Project caters to small businesses

Developers hope South Iowa building attracts local companies

A group of Lawrence developers is starting a project to make more room for small, locally owned companies along the South Iowa Street corridor.

Lawrence developer Jeff Shmalberg is leading a group of investors who plan to start work on a 20,000-square-foot retail and warehouse building at the northwest corner of 33rd Street and Ousdahl Road.

The building will be split into six to eight spaces aimed at attracting locally owned companies that would like to be near the high traffic counts generated by the area’s large national retailers.

“I’m a big supporter of downtown Lawrence,” said Shmalberg, who also is developing the Downtown 2000 project in the 900 block of New Hampshire Street. “But you can’t ignore that there are a lot of businesses out on South Iowa that draw a lot of people.”

The new building will be directly east, or behind, the Kohl’s Department Store, across the street from Wal-Mart and about a block from the Home Depot and Best Buy shopping center.
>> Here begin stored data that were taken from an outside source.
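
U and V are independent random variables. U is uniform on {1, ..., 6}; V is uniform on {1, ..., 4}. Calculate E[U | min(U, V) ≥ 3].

9/2

Outcomes with min(U, V) ≥ 3: (3,3), (3,4), (4,3), (4,4), (5,3), (5,4), (6,3), (6,4), each with probability 1/24.
E[U | min(U, V) ≥ 3] = (3 + 3 + 4 + 4 + 5 + 5 + 6 + 6) / 8 = 9/2.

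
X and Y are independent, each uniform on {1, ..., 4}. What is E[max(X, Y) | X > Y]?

Outcomes with X > Y: (2,1), (3,1), (3,2), (4,1), (4,2), (4,3), each with probability 1/16.
E[max(X, Y) | X > Y] = (2 + 3 + 3 + 4 + 4 + 4) / 6 = 10/3.

10/3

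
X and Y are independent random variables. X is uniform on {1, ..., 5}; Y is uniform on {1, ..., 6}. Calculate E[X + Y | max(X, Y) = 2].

10/3

P(max(X, Y) = 2) = 1/10.
Summing (X+Y)·P(x,y) over outcomes with max(X, Y) = 2 gives 1/3.
E[X + Y | max(X, Y) = 2] = (1/3) / (1/10) = 10/3.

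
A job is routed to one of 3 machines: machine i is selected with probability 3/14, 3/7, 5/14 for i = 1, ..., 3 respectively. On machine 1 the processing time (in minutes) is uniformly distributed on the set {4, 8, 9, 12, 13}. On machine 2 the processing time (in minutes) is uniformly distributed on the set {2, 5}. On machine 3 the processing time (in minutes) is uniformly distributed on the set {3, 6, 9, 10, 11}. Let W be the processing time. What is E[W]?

219/35

E[W | machine 1] = (4+8+9+12+13)/5 = 46/5.
E[W | machine 2] = (2+5)/2 = 7/2.
E[W | machine 3] = (3+6+9+10+11)/5 = 39/5.
By the law of total expectation,
E[W] = (3/14)·(46/5) + (3/7)·(7/2) + (5/14)·(39/5) = 219/35.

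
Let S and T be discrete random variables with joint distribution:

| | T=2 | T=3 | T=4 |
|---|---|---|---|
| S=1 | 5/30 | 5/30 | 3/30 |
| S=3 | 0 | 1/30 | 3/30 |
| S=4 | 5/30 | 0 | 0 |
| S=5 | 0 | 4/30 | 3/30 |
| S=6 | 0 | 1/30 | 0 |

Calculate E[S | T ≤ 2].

P(T ≤ 2) = 1/3.
Summing S·P(S=x,T=y) over the conditioning event gives 5/6.
E[S | T ≤ 2] = (5/6) / (1/3) = 5/2.

5/2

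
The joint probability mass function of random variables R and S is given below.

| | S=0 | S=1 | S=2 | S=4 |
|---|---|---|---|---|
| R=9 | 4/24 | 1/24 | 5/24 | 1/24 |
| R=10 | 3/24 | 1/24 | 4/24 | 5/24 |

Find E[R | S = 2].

P(S = 2) = 3/8.
Summing R·P(R=x,S=y) over the conditioning event gives 85/24.
E[R | S = 2] = (85/24) / (3/8) = 85/9.

85/9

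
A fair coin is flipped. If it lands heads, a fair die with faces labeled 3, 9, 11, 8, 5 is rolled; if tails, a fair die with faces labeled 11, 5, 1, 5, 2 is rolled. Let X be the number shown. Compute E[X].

6

E[X | heads] = (3+9+11+8+5)/5 = 36/5.
E[X | tails] = (11+5+1+5+2)/5 = 24/5.
By the law of total expectation,
E[X] = (1/2)·(36/5) + (1/2)·(24/5) = 6.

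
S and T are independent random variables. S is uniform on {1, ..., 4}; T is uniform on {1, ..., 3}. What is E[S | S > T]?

Outcomes with S > T: (2,1), (3,1), (3,2), (4,1), (4,2), (4,3), each with probability 1/12.
E[S | S > T] = (2 + 3 + 3 + 4 + 4 + 4) / 6 = 10/3.

10/3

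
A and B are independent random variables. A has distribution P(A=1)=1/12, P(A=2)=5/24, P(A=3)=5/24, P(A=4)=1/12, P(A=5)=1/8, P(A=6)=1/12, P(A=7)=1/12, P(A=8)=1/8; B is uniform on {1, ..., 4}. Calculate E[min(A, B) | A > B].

132/61

P(A > B) = 61/96.
Summing min(A,B)·P(x,y) over outcomes with A > B gives 11/8.
E[min(A, B) | A > B] = (11/8) / (61/96) = 132/61.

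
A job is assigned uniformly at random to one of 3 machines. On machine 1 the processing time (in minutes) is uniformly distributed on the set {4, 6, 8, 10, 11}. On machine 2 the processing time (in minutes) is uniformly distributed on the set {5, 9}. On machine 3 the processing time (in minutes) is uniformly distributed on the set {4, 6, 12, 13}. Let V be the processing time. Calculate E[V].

157/20

E[V | machine 1] = (4+6+8+10+11)/5 = 39/5.
E[V | machine 2] = (5+9)/2 = 7.
E[V | machine 3] = (4+6+12+13)/4 = 35/4.
By the law of total expectation,
E[V] = (1/3)·(39/5) + (1/3)·(7) + (1/3)·(35/4) = 157/20.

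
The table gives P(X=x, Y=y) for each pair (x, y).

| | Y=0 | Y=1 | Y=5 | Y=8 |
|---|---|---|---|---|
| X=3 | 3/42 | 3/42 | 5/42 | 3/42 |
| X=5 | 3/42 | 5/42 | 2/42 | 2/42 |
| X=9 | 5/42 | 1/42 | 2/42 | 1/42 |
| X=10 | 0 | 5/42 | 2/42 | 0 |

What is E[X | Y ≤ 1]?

P(Y ≤ 1) = 25/42.
Summing X·P(X=x,Y=y) over the conditioning event gives 27/7.
E[X | Y ≤ 1] = (27/7) / (25/42) = 162/25.

162/25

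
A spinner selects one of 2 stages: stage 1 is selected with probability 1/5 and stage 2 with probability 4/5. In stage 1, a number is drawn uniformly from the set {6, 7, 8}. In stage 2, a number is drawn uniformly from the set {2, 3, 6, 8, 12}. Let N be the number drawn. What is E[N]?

159/25

E[N | stage 1] = (6+7+8)/3 = 7.
E[N | stage 2] = (2+3+6+8+12)/5 = 31/5.
E[N] = (1/5)·(7) + (4/5)·(31/5) = 159/25.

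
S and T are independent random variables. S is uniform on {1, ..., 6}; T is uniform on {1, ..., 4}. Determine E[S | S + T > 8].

17/3

Outcomes with S + T > 8: (5,4), (6,3), (6,4), each with probability 1/24.
E[S | S + T > 8] = (5 + 6 + 6) / 3 = 17/3.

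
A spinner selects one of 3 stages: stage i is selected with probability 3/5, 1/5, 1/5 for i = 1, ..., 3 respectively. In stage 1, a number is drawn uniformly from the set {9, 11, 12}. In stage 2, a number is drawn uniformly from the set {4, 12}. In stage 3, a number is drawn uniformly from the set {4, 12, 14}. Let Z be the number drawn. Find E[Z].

E[Z | stage 1] = (9+11+12)/3 = 32/3.
E[Z | stage 2] = (4+12)/2 = 8.
E[Z | stage 3] = (4+12+14)/3 = 10.
By the law of total expectation,
E[Z] = (3/5)·(32/3) + (1/5)·(8) + (1/5)·(10) = 10.

10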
The project also will have a twist: It will be built as a commercial condominium, meaning businesses will own the space that they occupy instead of renting it.
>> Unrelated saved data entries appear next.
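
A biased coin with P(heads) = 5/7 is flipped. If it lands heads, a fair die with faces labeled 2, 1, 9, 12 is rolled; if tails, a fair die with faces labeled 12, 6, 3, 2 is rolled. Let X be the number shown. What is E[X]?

83/14

E[X | heads] = (2+1+9+12)/4 = 6.
E[X | tails] = (12+6+3+2)/4 = 23/4.
E[X] = (5/7)·(6) + (2/7)·(23/4) = 83/14.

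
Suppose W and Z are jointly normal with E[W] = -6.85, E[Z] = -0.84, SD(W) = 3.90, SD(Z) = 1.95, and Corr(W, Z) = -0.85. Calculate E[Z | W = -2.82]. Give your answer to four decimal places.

E[Z | W=x] = μ_Z + ρ(σ_Z/σ_W)(x − μ_W) for jointly normal variables.
E[Z | W=-2.82] = -0.84 + (-0.85)·(1.95/3.90)·(-2.82 − (-6.85)) = -0.84 + (-0.425)·(4.03) = -2.5528.

-2.5528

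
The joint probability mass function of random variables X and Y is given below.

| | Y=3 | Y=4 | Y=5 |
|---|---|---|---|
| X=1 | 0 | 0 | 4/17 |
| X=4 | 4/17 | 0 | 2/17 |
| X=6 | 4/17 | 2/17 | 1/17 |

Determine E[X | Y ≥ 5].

P(Y ≥ 5) = 7/17.
Σ X·P over the event = 1·(4/17) + 4·(2/17) + 6·(1/17) = 18/17.
E[X | Y ≥ 5] = (18/17) / (7/17) = 18/7.

18/7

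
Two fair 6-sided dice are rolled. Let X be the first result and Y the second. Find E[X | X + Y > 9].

16/3

P(X + Y > 9) = 1/6.
Summing X·P(x,y) over outcomes with X + Y > 9 gives 8/9.
E[X | X + Y > 9] = (8/9) / (1/6) = 16/3.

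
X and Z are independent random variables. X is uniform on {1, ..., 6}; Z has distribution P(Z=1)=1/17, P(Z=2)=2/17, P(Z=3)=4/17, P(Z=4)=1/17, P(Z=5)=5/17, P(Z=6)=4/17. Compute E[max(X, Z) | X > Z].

P(X > Z) = 16/51.
Summing max(X,Z)·P(x,y) over outcomes with X > Z gives 157/102.
E[max(X, Z) | X > Z] = (157/102) / (16/51) = 157/32.

157/32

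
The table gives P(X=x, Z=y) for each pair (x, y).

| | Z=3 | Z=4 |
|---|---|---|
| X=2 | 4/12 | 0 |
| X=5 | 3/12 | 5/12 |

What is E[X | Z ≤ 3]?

P(Z ≤ 3) = 7/12.
Summing X·P(X=x,Z=y) over the conditioning event gives 23/12.
E[X | Z ≤ 3] = (23/12) / (7/12) = 23/7.

23/7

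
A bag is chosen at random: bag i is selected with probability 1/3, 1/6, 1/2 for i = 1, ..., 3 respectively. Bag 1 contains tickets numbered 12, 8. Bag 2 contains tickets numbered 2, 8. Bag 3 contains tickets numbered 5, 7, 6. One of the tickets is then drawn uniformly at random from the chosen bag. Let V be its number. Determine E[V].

E[V | bag 1] = (12+8)/2 = 10.
E[V | bag 2] = (2+8)/2 = 5.
E[V | bag 3] = (5+7+6)/3 = 6.
E[V] = (1/3)·(10) + (1/6)·(5) + (1/2)·(6) = 43/6.

43/6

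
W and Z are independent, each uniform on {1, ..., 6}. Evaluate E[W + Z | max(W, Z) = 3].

Outcomes with max(W, Z) = 3: (1,3), (2,3), (3,1), (3,2), (3,3), each with probability 1/36.
E[W + Z | max(W, Z) = 3] = (4 + 5 + 4 + 5 + 6) / 5 = 24/5.

24/5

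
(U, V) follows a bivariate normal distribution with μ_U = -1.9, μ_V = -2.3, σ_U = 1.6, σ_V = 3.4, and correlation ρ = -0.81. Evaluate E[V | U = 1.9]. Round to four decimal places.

-8.8408

E[V | U=x] = μ_V + ρ(σ_V/σ_U)(x − μ_U) for jointly normal variables.
E[V | U=1.9] = -2.3 + (-0.81)·(3.4/1.6)·(1.9 − (-1.9)) = -2.3 + (-1.72125)·(3.8) = -8.8408.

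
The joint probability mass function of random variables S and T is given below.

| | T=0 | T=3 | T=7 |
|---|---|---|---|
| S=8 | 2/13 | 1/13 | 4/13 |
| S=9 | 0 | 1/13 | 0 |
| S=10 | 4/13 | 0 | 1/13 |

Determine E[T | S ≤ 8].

31/7

P(S ≤ 8) = 7/13.
Σ T·P over the event = 0·(2/13) + 3·(1/13) + 7·(4/13) = 31/13.
E[T | S ≤ 8] = (31/13) / (7/13) = 31/7.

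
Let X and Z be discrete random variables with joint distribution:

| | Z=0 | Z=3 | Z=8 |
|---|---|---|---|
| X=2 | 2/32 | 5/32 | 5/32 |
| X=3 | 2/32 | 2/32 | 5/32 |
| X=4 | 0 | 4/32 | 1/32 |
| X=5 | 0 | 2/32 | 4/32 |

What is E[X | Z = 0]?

P(Z = 0) = 1/8.
Σ X·P over the event = 2·(2/32) + 3·(2/32) = 5/16.
E[X | Z = 0] = (5/16) / (1/8) = 5/2.

5/2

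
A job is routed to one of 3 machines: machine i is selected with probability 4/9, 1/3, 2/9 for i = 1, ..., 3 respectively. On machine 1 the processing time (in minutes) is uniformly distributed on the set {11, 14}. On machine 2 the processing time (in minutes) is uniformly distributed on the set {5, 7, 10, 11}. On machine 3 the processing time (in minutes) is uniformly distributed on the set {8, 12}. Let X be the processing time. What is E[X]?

379/36

E[X | machine 1] = (11+14)/2 = 25/2.
E[X | machine 2] = (5+7+10+11)/4 = 33/4.
E[X | machine 3] = (8+12)/2 = 10.
By the law of total expectation,
E[X] = (4/9)·(25/2) + (1/3)·(33/4) + (2/9)·(10) = 379/36.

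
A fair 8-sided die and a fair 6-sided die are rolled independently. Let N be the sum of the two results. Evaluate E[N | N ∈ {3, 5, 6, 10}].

53/8

P(N ∈ {3, 5, 6, 10}) = 1/3.
Σ over the event: 3·1/24 + 5·1/12 + 6·5/48 + 10·5/48 = 53/24.
E[N | N ∈ {3, 5, 6, 10}] = (53/24) / (1/3) = 53/8.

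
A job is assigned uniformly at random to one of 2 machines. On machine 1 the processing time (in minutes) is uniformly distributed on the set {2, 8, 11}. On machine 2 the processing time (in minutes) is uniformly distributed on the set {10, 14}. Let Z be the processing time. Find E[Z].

E[Z | machine 1] = (2+8+11)/3 = 7.
E[Z | machine 2] = (10+14)/2 = 12.
By the law of total expectation,
E[Z] = (1/2)·(7) + (1/2)·(12) = 19/2.

19/2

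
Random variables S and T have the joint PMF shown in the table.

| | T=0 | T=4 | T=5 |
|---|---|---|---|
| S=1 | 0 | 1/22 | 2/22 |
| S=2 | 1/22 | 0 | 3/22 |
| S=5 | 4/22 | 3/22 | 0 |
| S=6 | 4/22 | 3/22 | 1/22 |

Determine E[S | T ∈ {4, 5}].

P(T ∈ {4, 5}) = 13/22.
Σ S·P over the event = 1·(1/22) + 1·(2/22) + 2·(3/22) + 5·(3/22) + 6·(3/22) + 6·(1/22) = 24/11.
E[S | T ∈ {4, 5}] = (24/11) / (13/22) = 48/13.

48/13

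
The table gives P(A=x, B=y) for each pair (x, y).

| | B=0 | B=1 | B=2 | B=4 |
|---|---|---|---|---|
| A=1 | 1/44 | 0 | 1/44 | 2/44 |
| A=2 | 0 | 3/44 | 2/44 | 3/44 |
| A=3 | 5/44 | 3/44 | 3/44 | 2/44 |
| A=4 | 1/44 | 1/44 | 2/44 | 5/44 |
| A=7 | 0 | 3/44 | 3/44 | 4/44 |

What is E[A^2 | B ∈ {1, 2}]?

139/7

P(B ∈ {1, 2}) = 21/44.
Summing A^2·P(A=x,B=y) over the conditioning event gives 417/44.
E[A^2 | B ∈ {1, 2}] = (417/44) / (21/44) = 139/7.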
Cory Brinkerhoff, broker at Brinkerhoff Real Estate, is marketing the project. He said the development group thought small businesses would rather own space than rent it, but they have been unable to do so because of the price of commercial real estate in Lawrence.

Brinkerhoff said many small-business owners were forced to build a larger building than they needed and rent the extra space. He said the cost of commercially zoned land made constructing small buildings financially unfeasible.
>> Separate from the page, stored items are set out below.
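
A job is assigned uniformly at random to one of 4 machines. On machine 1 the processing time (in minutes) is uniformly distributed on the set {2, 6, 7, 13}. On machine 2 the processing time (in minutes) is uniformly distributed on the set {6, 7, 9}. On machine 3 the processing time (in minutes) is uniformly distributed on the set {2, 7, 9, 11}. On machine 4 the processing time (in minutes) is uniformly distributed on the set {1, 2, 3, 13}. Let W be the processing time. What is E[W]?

79/12

E[W | machine 1] = (2+6+7+13)/4 = 7.
E[W | machine 2] = (6+7+9)/3 = 22/3.
E[W | machine 3] = (2+7+9+11)/4 = 29/4.
E[W | machine 4] = (1+2+3+13)/4 = 19/4.
By the law of total expectation,
E[W] = (1/4)·(7) + (1/4)·(22/3) + (1/4)·(29/4) + (1/4)·(19/4) = 79/12.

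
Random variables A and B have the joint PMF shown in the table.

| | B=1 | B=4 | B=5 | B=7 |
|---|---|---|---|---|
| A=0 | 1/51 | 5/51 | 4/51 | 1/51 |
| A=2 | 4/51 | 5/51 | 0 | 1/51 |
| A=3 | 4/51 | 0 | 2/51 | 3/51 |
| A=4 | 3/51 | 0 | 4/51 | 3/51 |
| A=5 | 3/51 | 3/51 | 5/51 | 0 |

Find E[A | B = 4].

P(B = 4) = 13/51.
Summing A·P(A=x,B=y) over the conditioning event gives 25/51.
E[A | B = 4] = (25/51) / (13/51) = 25/13.

25/13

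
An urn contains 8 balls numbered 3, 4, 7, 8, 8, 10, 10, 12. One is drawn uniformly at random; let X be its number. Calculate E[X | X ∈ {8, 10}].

P(X ∈ {8, 10}) = 1/2.
Σ over the event: 8·1/4 + 10·1/4 = 9/2.
E[X | X ∈ {8, 10}] = (9/2) / (1/2) = 9.

9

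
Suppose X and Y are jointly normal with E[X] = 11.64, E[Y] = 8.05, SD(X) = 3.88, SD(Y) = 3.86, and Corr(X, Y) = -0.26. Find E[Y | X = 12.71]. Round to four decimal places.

The regression of Y on X has slope ρ·σ_Y/σ_X and passes through (μ_X, μ_Y).
E[Y | X=12.71] = 8.05 + (-0.26)·(3.86/3.88)·(12.71 − (11.64)) = 8.05 + (-0.25866)·(1.07) = 7.7732.

7.7732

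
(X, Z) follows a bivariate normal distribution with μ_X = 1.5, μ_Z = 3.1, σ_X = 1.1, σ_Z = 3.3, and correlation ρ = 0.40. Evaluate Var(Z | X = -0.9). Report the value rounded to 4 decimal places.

For a bivariate normal, Var(Z | X=x) = σ_Z²(1 − ρ²).
Var(Z | X=-0.9) = (3.3)²·(1 − (0.40)²) = 10.89·0.84 = 9.1476.

9.1476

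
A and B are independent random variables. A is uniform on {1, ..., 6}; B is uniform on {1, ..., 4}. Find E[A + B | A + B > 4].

P(A + B > 4) = 3/4.
Summing (A+B)·P(x,y) over outcomes with A + B > 4 gives 31/6.
E[A + B | A + B > 4] = (31/6) / (3/4) = 62/9.

62/9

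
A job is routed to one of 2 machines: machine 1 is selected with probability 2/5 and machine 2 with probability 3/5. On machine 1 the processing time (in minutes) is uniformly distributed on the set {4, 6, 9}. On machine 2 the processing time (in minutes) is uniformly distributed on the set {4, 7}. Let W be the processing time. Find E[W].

E[W | machine 1] = (4+6+9)/3 = 19/3.
E[W | machine 2] = (4+7)/2 = 11/2.
E[W] = (2/5)·(19/3) + (3/5)·(11/2) = 35/6.

35/6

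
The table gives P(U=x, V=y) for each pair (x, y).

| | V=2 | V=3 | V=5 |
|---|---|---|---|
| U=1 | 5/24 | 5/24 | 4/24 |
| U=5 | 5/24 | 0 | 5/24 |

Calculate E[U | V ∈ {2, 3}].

P(V ∈ {2, 3}) = 5/8.
Σ U·P over the event = 1·(5/24) + 1·(5/24) + 5·(5/24) = 35/24.
E[U | V ∈ {2, 3}] = (35/24) / (5/8) = 7/3.

7/3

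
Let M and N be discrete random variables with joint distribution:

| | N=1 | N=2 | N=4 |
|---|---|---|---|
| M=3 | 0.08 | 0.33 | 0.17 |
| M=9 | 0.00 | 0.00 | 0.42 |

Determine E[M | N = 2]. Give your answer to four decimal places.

P(N = 2) = 0.33.
Σ M·P over the event = 3·(0.33) = 0.99.
E[M | N = 2] = (0.99) / (0.33) = 3.0000.

3.0000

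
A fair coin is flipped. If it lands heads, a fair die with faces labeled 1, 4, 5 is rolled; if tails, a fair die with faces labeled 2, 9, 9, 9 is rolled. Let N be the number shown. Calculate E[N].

127/24

E[N | heads] = (1+4+5)/3 = 10/3.
E[N | tails] = (2+9+9+9)/4 = 29/4.
By the law of total expectation,
E[N] = (1/2)·(10/3) + (1/2)·(29/4) = 127/24.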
“The local businessman, unless he wants to become a developer and a landlord, has very few opportunities to own commercial real estate in this town,” Brinkerhoff said. “That seems to be a major problem.”

Cory Brinkerhoff, a real estate broker, walks near the intersection of 33rd Street and Ousdahl Road, where developers plan to build a 20,000-square-foot retail and warehouse building. Brinkerhoff, who is marketing the project, was pictured last week near the site.

Doug Brown, an agent with Coldwell Banker Commercial McGrew Real Estate, was involved in one of the last attempts to start such a project. His company developed the Monterey Business Plaza near Sixth and Eldridge streets in the late 1990s as a commercial condominium, but it soon abandoned the idea after experiencing a lack of buyers. It became a typical project with businesses leasing some of the units.

But Brown, who is unconnected to the proposed development, thinks the commercial condominium idea is a good one.

“The lack of available commercial property is hurting the small-business owner here,” Brown said. “Our community has always thought constraining growth would help the small-business man, but it has done the exact opposite. Prices have gone up and it has made it difficult for the small-business owner to carry his own weight.”

Prices on the units are expected to start at $250,000, Shmalberg said. He plans to begin construction as soon as buyers are found for at least three of the units, and he hopes that will be by spring.